The fracking standards only apply to drilling on leased federal land and land owned by American Indian tribes, which account for less than a quarter of the country’s oil production and 17 percent of its gas. The vast majority of fracking happens off federal land, regulators said. 
The long-awaited rules from the Interior Department’s Bureau of Land Management (BLM) are meant, in part, to ease public fears about a practice that involves pumping fluids miles underground to extract oil and gas from small pockets in rock. 
“This rule will move our nation forward as we ensure responsible development while protecting public land resources,” Interior Secretary Sally Jewell told reporters. “That’s good for the public; it’s good for industry; it’s good government.”
Another article from The Hill:
Republicans on Friday roundly rejected the Obama administration’s rules for hydraulic fracturing on federal land and pledged to fight them. 

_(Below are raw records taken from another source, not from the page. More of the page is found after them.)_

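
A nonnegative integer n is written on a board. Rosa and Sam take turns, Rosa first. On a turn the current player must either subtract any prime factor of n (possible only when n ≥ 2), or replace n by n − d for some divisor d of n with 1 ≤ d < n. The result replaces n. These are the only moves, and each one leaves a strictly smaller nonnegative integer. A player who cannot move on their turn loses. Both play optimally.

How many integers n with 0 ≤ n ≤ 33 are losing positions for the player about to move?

8

Label each position W (a win for the player to move) or L (a loss). A position with no legal move is L; any other position is W exactly when some move reaches an L, and L when every move reaches a W.
n=0: no move → L
n=1: no move → L
n=2: can move to 0, which is L ⇒ W
n=3: can move to 0, which is L ⇒ W
n=4: moves to 2(W), 3(W); every one is W ⇒ L
n=5: can move to 0, which is L ⇒ W
n=6: can move to 4, which is L ⇒ W
n=7: can move to 0, which is L ⇒ W
n=8: can move to 4, which is L ⇒ W
n=9: moves to 6(W), 8(W); every one is W ⇒ L
n=10: can move to 9, which is L ⇒ W
n=11: can move to 0, which is L ⇒ W
n=12: can move to 9, which is L ⇒ W
n=13: can move to 0, which is L ⇒ W
n=14: moves to 7(W), 12(W), 13(W); every one is W ⇒ L
n=15: can move to 14, which is L ⇒ W
n=16: can move to 14, which is L ⇒ W
n=17: can move to 0, which is L ⇒ W
n=18: can move to 9, which is L ⇒ W
n=19: can move to 0, which is L ⇒ W
n=20: moves to 10(W), 15(W), 16(W), 18(W), 19(W); every one is W ⇒ L
n=21: can move to 14, which is L ⇒ W
n=22: can move to 20, which is L ⇒ W
n=23: can move to 0, which is L ⇒ W
n=24: can move to 20, which is L ⇒ W
n=25: can move to 20, which is L ⇒ W
n=26: moves to 13(W), 24(W), 25(W); every one is W ⇒ L
n=27: can move to 26, which is L ⇒ W
n=28: can move to 14, which is L ⇒ W
n=29: can move to 0, which is L ⇒ W
n=30: can move to 20, which is L ⇒ W
n=31: can move to 0, which is L ⇒ W
n=32: moves to 16(W), 24(W), 28(W), 30(W), 31(W); every one is W ⇒ L
n=33: can move to 32, which is L ⇒ W
L entries with 0 ≤ n ≤ 33: n = 0, 1, 4, 9, 14, 20, 26, 32; that makes 8.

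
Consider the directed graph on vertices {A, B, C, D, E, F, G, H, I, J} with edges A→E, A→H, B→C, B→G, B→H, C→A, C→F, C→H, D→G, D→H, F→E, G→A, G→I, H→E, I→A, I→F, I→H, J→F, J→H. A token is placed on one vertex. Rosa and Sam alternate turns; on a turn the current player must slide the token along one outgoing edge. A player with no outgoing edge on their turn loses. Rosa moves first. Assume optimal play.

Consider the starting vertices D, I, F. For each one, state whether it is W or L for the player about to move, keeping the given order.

D: L, I: L, F: W

Work bottom-up. With no move the player to move loses. Otherwise the position is W if at least one move leads to an L position for the opponent, and L if every move leads to a W.
Every edge goes from a vertex to one that appears earlier in the order E, H, A, F, C, I, G, J, B, D, so processing vertices in that order labels each vertex after all of its successors.
E: no outgoing edge → L
H: reaches L-position E → W
A: reaches L-position E → W
F: reaches L-position E → W
C: only reaches F(W), A(W), H(W), all W → L
I: only reaches F(W), A(W), H(W), all W → L
G: reaches L-position I → W
J: only reaches F(W), H(W), all W → L
B: reaches L-position C → W
D: only reaches G(W), H(W), all W → L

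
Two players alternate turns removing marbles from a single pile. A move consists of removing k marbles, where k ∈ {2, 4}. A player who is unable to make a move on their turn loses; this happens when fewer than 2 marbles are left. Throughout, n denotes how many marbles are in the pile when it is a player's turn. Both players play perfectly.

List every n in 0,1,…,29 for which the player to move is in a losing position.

Use the standard recursion: the mover loses at a terminal position; elsewhere, the mover wins exactly when some move hands the opponent an L position.
n=0: no move → L
n=1: no move → L
n=2: →0(L), so W
n=3: →1(L), so W
n=4: →0(L), so W
n=5: →1(L), so W
n=6: →4(W), 2(W) — all W, so L
n=7: →5(W), 3(W) — all W, so L
n=8: →6(L), so W
n=9: →7(L), so W
n=10: →6(L), so W
n=11: →7(L), so W
n=12: →10(W), 8(W) — all W, so L
n=13: →11(W), 9(W) — all W, so L
n=14: →12(L), so W
n=15: →13(L), so W
n=16: →12(L), so W
n=17: →13(L), so W
n=18: →16(W), 14(W) — all W, so L
n=19: →17(W), 15(W) — all W, so L
n=20: →18(L), so W
n=21: →19(L), so W
n=22: →18(L), so W
n=23: →19(L), so W
n=24: →22(W), 20(W) — all W, so L
n=25: →23(W), 21(W) — all W, so L
n=26: →24(L), so W
n=27: →25(L), so W
n=28: →24(L), so W
n=29: →25(L), so W
Reading off the rows marked L gives the requested list; there are 10 such values of n.

0, 1, 6, 7, 12, 13, 18, 19, 24, 25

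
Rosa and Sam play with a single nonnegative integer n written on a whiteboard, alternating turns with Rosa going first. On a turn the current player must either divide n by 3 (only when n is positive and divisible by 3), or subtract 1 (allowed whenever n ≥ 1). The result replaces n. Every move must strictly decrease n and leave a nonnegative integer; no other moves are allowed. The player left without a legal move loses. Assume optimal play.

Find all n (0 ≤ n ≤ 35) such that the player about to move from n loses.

0, 2, 4, 7, 9, 11, 13, 15, 17, 19, 22, 24, 26, 28, 30, 32, 34

Compute win/loss labels from the base case upward. A position with no move is L. Any other position is W if it can reach an L in one move, else L.
n=0: no move → L
n=1: can move to 0, which is L ⇒ W
n=2: the only move is to 1(W), a W ⇒ L
n=3: can move to 2, which is L ⇒ W
n=4: the only move is to 3(W), a W ⇒ L
n=5: can move to 4, which is L ⇒ W
n=6: can move to 2, which is L ⇒ W
n=7: the only move is to 6(W), a W ⇒ L
n=8: can move to 7, which is L ⇒ W
n=9: moves to 3(W), 8(W); every one is W ⇒ L
n=10: can move to 9, which is L ⇒ W
n=11: the only move is to 10(W), a W ⇒ L
n=12: can move to 4, which is L ⇒ W
n=13: the only move is to 12(W), a W ⇒ L
n=14: can move to 13, which is L ⇒ W
n=15: moves to 5(W), 14(W); every one is W ⇒ L
n=16: can move to 15, which is L ⇒ W
n=17: the only move is to 16(W), a W ⇒ L
n=18: can move to 17, which is L ⇒ W
n=19: the only move is to 18(W), a W ⇒ L
n=20: can move to 19, which is L ⇒ W
n=21: can move to 7, which is L ⇒ W
n=22: the only move is to 21(W), a W ⇒ L
n=23: can move to 22, which is L ⇒ W
n=24: moves to 8(W), 23(W); every one is W ⇒ L
n=25: can move to 24, which is L ⇒ W
n=26: the only move is to 25(W), a W ⇒ L
n=27: can move to 9, which is L ⇒ W
n=28: the only move is to 27(W), a W ⇒ L
n=29: can move to 28, which is L ⇒ W
n=30: moves to 10(W), 29(W); every one is W ⇒ L
n=31: can move to 30, which is L ⇒ W
n=32: the only move is to 31(W), a W ⇒ L
n=33: can move to 11, which is L ⇒ W
n=34: the only move is to 33(W), a W ⇒ L
n=35: can move to 34, which is L ⇒ W
Reading off the rows marked L gives the requested list; there are 17 such values of n.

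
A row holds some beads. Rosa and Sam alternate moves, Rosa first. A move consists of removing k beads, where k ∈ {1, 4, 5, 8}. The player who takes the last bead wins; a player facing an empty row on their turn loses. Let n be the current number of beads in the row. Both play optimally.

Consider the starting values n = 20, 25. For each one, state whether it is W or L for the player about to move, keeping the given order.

Classify positions by backward induction: terminal positions (no move available) are L. From any other position, the mover wins iff some move reaches an L.
n=0: no move → L
n=1: →0(L), so W
n=2: →1(W) only, which is W, so L
n=3: →2(L), so W
n=4: →0(L), so W
n=5: →0(L), so W
n=6: →2(L), so W
n=7: →2(L), so W
n=8: →0(L), so W
n=9: →8(W), 5(W), 4(W), 1(W) — all W, so L
n=10: →9(L), so W
n=11: →10(W), 7(W), 6(W), 3(W) — all W, so L
n=12: →11(L), so W
n=13: →9(L), so W
n=14: →9(L), so W
n=15: →11(L), so W
n=16: →11(L), so W
n=17: →9(L), so W
n=18: →17(W), 14(W), 13(W), 10(W) — all W, so L
n=19: →18(L), so W
n=20: →19(W), 16(W), 15(W), 12(W) — all W, so L
n=21: →20(L), so W
n=22: →18(L), so W
n=23: →18(L), so W
n=24: →20(L), so W
n=25: →20(L), so W

20: L, 25: W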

The GOP warned that the regulations will hamper the nation’s economic recovery that has been bolstered by the boom in natural gas and oil production, much of which depends on fracking. 
“America’s energy boom is one of the best things going for our economy, and keeping it going should be one of the federal government’s top priorities,” Speaker John Boehner (R-Ohio) said in a statement. 
“Instead, the Obama administration is so eager to appease radical environmentalists that it is regulating a process that is already properly regulated.” 
Boehner promised to “do all we can” to stop attempts to impede the energy boom, including the fracking rules.